Some 30 years ago, university researchers discovered an amazing analogue of sperm-whale oil in the inch-long seedpods of a desert plant, the evergreen shrub jojoba (Simmondsia chinensis). Native to the Sonoran region of the American Southwest (the Latin species name is a misnomer), jojoba produces a fine wax that Indians used for hair care and other purposes, but that now finds manufacturing applications ranging from shampoos and hair conditioners to pharmaceuticals and automotive lubricants. Commercial harvesting of wild jojoba seeds began in the early 1970s, and agricultural plantations quickly were established in semiarid habitats in the United States, Israel, and elsewhere. Jojoba oil is light yellow, highly pure (requiring little refining), and stable to temperatures of 300oC or higher without losing viscosity. In short, it is a fine substitute for whale oil in many applications, and for this reason it alleviated hunting pressures on beleaguered sperm whales.
However, the limited availability of jojoba oil keeps its price quite high relative to petroleum-based products. Accordingly, geneticists are seeking ways to engineer more traditional crop species so that they, too, can produce jojoba oil. Toward that end, experimental mustard plants (Arabidopsis) have once again been employed.

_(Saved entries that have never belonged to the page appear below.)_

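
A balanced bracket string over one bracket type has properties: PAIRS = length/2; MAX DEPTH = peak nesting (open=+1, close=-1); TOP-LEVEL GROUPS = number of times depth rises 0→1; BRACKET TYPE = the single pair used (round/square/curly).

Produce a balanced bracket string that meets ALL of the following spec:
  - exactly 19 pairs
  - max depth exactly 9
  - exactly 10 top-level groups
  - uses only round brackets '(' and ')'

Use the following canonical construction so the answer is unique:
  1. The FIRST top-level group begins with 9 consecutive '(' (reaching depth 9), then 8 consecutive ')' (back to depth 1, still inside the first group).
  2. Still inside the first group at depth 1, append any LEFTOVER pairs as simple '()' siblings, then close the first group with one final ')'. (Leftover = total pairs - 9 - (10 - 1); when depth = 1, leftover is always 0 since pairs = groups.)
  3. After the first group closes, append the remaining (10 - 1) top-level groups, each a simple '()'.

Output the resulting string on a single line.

Answer: ((((((((())))))))())()()()()()()()()()

Derivation:
Spec: pairs=19 depth=9 groups=10
Leftover pairs = 19 - 9 - (10-1) = 1
First group: deep chain of depth 9 + 1 sibling pairs
Remaining 9 groups: simple '()' each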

The jojoba shrub is unusual among plants in using waxes (rather than triacylglycerol fats) as the storage lipids in its seeds. Wax synthesis occurs in the plant embryos where enzymatic activities convert oleic acid molecules into the very long chain, mono-unsaturated fatty acids and fatty alcohols that make up its waxy substance. Three key enzymes in the process are wax synthase, fatty acyl-CoA reductase, and b-ketoacyl-CoA synthase. DNA sequences for genes specifying these enzymes were identified from jojoba (and Lunaria annua, another plant that accumulates long-chain fatty acids in its seeds), cloned into plasmid vectors of Agrobacterium tumefaciens (see "Galls and Goals" in the appendix), and inserted into the Arabidopsis genome. The enzymes were expressed in these transgenic plants and produced waxy substances that constituted up to 70% by weight of the mustard seeds. The next step will involve attempts to engineer wax-making capabilities into more traditional crop species, such as cauliflower or turnip (related to Arabidopsis), for commercial harvests.

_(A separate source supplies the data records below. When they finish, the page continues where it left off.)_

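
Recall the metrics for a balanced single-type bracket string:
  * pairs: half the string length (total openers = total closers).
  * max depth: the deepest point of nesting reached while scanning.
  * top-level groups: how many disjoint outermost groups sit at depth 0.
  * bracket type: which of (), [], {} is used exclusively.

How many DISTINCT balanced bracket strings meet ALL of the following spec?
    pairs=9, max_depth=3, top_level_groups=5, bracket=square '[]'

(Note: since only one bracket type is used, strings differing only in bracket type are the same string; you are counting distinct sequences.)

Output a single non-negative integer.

Answer: 155

Derivation:
Spec: pairs=9 depth=3 groups=5
Count(depth <= 3) = 225
Count(depth <= 2) = 70
Count(depth == 3) = 225 - 70 = 155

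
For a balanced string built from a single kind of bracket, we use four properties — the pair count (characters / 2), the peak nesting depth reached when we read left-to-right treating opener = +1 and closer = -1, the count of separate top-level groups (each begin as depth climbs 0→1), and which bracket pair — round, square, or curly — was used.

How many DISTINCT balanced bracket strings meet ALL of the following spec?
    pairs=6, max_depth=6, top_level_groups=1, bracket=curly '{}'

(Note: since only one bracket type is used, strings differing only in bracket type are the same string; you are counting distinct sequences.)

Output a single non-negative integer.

Spec: pairs=6 depth=6 groups=1
Count(depth <= 6) = 42
Count(depth <= 5) = 41
Count(depth == 6) = 42 - 41 = 1

Answer: 1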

Various other crop plants naturally produce diverse fatty acids, oils, and waxes that genetic engineers are aiming to improve for consumer health benefits or other commercial applications. The castor plant (Ricinus communis), from which castor oil derives, illustrates both goals. Approximately 90% of castor oil is ricinoleic acid, a useful compound in lubricants, paints, cosmetics, and as a cathartic (bowel purgative), but the seed coat of the bean itself is rich in ricin, an allergenic and potentially fatal protein. Using genetic engineering technologies, scientists are trying to alter the ricin to a less harmful form. They are also trying to modify the plants to produce, instead of ricino-leic acid, a closely related epoxy oil that would be useful in the manufacture of premium oil-based paints.

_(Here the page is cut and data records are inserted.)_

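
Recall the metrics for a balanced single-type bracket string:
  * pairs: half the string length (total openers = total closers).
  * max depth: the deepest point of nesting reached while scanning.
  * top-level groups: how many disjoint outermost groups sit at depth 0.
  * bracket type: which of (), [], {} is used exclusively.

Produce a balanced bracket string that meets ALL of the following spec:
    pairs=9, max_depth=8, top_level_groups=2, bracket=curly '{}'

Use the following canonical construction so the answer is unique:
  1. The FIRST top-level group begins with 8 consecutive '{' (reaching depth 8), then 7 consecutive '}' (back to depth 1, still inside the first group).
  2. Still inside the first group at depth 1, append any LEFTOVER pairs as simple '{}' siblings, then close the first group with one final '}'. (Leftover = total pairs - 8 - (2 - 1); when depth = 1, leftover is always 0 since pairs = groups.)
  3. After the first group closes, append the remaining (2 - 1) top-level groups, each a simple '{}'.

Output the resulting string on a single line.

Answer: {{{{{{{{}}}}}}}}{}

Derivation:
Spec: pairs=9 depth=8 groups=2
Leftover pairs = 9 - 8 - (2-1) = 0
First group: deep chain of depth 8 + 0 sibling pairs
Remaining 1 groups: simple '{}' each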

Because agriculture is involved, this essay could just as well have been placed in chapter 4. I include it here, however, to highlight an environmental issue: the notion that some GM crops producing commercial compounds might on occasion help save wild populations of endangered species. The oils and waxes from GM plants described above, especially had they been available in earlier times, in principle might have helped alleviate hunting and harvesting pressures, respectively, on sperm whales and jojoba plants, species from which those valuable substances otherwise have been derived. Such possibilities, as well as the potential commercial value of such compounds, provide my rationale for a rating of hope in the boonmeter.